The President further said, “Our expenditure plans indicate that the 2011 fiscal balance will be a projected deficit of 3.62 per cent of GDP. New spending obligations such as the recent public service wage increases have contributed to the size of the deficit.”
While admitting the failure of the 2010 budget, Jonathan said, “A total of N749.75bn had been cash-backed for capital expenditure as at the end of October through the first, second and third quarter capital releases.
“With the fourth quarter releases shortly to be implemented, a total of N900bn will have been released.
“This would compare favourably with any level of capital implementation ever achieved in a 12-month fiscal year. While capital performance varies across the MDAs, the average capital utilisation is just under 50 per cent as at the end of October.”
Meanwhile, the President of the Senate, Mr. David Mark, in his address at the budget presentation, said the legislature would lead the crusade for cuts in recurrent allocations to all government agencies.

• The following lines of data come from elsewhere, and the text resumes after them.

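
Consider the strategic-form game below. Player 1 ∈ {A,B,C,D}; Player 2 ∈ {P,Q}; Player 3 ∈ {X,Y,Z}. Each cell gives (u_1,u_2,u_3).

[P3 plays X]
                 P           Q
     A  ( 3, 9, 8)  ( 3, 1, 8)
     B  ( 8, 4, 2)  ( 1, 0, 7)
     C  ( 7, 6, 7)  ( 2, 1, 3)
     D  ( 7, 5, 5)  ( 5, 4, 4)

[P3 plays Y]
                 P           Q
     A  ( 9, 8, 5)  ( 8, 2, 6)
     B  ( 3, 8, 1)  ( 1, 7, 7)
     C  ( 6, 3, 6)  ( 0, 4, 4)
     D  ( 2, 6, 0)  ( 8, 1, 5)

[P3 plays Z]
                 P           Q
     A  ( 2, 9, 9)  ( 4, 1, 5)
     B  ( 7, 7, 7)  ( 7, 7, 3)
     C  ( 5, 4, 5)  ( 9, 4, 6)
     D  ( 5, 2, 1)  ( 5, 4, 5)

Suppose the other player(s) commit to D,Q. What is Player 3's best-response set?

u_3(X vs D,Q) = 4
u_3(Y vs D,Q) = 5
u_3(Z vs D,Q) = 5
max payoff 5 at {Y,Z}

BR_3 = {Y,Z}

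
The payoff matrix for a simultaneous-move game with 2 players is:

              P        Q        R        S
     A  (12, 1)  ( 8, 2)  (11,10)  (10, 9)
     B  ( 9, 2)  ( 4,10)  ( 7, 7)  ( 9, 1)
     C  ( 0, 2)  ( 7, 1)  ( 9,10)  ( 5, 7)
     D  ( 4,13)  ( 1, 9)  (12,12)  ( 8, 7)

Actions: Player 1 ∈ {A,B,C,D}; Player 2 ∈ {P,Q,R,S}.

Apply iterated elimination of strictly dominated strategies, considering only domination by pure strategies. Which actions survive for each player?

P1 drop B (A beats it: P:12>9 Q:8>4 R:11>7 S:10>9)
P1 drop C (A beats it: P:12>0 Q:8>7 R:11>9 S:10>5)
P2 drop Q (R beats it: A:10>2 D:12>9)
P2 drop S (R beats it: A:10>9 D:12>7)
P1→{A,D} P2→{P,R}

IESDS → P1:{A,D} P2:{P,R}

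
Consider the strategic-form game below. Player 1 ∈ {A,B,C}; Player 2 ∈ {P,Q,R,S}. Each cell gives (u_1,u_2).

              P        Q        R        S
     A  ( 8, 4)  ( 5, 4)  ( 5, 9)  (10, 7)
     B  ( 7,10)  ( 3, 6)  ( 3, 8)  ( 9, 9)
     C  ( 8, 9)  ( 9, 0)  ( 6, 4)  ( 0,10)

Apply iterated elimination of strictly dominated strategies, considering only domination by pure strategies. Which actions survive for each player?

IESDS → P1:{A,C} P2:{R,S}

P1 drop B (A beats it: P:8>7 Q:5>3 R:5>3 S:10>9)
P2 drop P (S beats it: A:7>4 C:10>9)
P2 drop Q (R beats it: A:9>4 C:4>0)
P1→{A,C} P2→{R,S}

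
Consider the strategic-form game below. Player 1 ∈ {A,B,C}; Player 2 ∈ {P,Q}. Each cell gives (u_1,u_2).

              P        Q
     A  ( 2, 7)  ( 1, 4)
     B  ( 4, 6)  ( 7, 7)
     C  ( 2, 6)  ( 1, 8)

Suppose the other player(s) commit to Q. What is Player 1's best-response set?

u_1(A vs Q) = 1
u_1(B vs Q) = 7
u_1(C vs Q) = 1
max payoff 7 at {B}

argmax u_1 = {B}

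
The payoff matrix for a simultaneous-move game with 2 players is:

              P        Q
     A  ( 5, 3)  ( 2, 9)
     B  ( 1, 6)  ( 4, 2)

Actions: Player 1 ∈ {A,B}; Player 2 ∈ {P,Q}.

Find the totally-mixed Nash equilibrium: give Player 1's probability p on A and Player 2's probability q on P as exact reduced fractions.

p=2/5, q=1/3

P1 indiff ⇒ q·5+(1-q)·2 = q·1+(1-q)·4 ⇒ q(4) = (1-q)(2) ⇒ q = 1/3
P2 indiff ⇒ p·3+(1-p)·6 = p·9+(1-p)·2 ⇒ p(-6) = (1-p)(-4) ⇒ p = 2/5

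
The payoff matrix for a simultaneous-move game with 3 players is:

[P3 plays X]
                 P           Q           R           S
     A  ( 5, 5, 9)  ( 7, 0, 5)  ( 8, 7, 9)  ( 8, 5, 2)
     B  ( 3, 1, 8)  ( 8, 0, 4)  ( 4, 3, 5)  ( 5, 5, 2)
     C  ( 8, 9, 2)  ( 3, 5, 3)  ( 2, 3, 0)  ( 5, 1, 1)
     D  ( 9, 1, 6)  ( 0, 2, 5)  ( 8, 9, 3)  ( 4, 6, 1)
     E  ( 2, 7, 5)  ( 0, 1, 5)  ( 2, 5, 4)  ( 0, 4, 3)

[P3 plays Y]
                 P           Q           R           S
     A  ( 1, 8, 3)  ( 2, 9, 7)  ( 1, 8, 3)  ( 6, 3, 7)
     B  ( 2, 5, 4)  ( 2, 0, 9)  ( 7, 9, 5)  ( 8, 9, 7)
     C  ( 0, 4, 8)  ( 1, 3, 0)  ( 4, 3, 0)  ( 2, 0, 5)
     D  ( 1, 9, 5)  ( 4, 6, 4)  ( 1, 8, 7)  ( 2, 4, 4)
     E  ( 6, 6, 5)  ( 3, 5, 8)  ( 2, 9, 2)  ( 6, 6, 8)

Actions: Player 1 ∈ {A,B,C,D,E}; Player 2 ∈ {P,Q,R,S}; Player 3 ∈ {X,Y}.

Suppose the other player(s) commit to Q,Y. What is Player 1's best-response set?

u_1(A vs Q,Y) = 2
u_1(B vs Q,Y) = 2
u_1(C vs Q,Y) = 1
u_1(D vs Q,Y) = 4
u_1(E vs Q,Y) = 3
max payoff 4 at {D}

P1 best: {D}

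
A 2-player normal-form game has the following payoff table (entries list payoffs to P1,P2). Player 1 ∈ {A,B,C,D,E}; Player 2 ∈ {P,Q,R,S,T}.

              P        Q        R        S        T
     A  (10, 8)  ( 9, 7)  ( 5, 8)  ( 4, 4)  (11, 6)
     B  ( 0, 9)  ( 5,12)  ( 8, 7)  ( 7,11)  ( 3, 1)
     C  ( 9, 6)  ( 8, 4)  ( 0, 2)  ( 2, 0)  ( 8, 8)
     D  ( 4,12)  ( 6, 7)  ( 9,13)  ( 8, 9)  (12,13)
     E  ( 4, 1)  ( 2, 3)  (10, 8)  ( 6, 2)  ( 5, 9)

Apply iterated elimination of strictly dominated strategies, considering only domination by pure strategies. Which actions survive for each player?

P1 drop B (D beats it: P:4>0 Q:6>5 R:9>8 S:8>7 T:12>3)
P1 drop C (A beats it: P:10>9 Q:9>8 R:5>0 S:4>2 T:11>8)
P2 drop Q (R beats it: A:8>7 D:13>7 E:8>3)
P2 drop S (R beats it: A:8>4 D:13>9 E:8>2)
P1→{A,D,E} P2→{P,R,T}

Survivors P1:{A,D,E} P2:{P,R,T}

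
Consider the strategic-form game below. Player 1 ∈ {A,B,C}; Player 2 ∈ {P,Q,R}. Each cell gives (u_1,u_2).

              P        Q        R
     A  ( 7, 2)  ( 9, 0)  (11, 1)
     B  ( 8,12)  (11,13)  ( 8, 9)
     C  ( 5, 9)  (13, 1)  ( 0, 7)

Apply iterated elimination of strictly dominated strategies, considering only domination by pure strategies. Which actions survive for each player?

P2 drop R (P beats it: A:2>1 B:12>9 C:9>7)
P1 drop A (B beats it: P:8>7 Q:11>9)
P1→{B,C} P2→{P,Q}

IESDS → P1:{B,C} P2:{P,Q}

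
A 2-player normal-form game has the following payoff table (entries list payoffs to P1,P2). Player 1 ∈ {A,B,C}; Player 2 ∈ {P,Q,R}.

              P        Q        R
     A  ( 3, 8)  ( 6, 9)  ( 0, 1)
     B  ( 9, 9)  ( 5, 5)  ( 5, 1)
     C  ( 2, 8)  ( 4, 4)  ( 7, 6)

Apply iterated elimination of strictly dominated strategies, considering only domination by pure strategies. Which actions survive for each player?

P2 drop R (P beats it: A:8>1 B:9>1 C:8>6)
P1 drop C (A beats it: P:3>2 Q:6>4)
P1→{A,B} P2→{P,Q}

Remaining: P1:{A,B} P2:{P,Q}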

Mark, who noted the disproportionate ratio of recurrent and overhead expenditure to capital expenditure, said that members of both chambers of the National Assembly were willing to raise the standard by rising above the formalities of annual budget passage.
He said, ”The National Assembly, in the discharge of its responsibilities, will, from the 2011 Appropriation Bill, re-evaluate these budget aggregates and other major macroeconomic variables across the board for all government MDAs and other arms of government to lower the personnel and overhead expenditures, and improve the level of appropriations for capital expenditures.”
Mark added that the National Assembly would lead the crusade by making the required sacrifice and review downwards the legislature‘s recurrent expenditure, while expecting others to make similar sacrifices.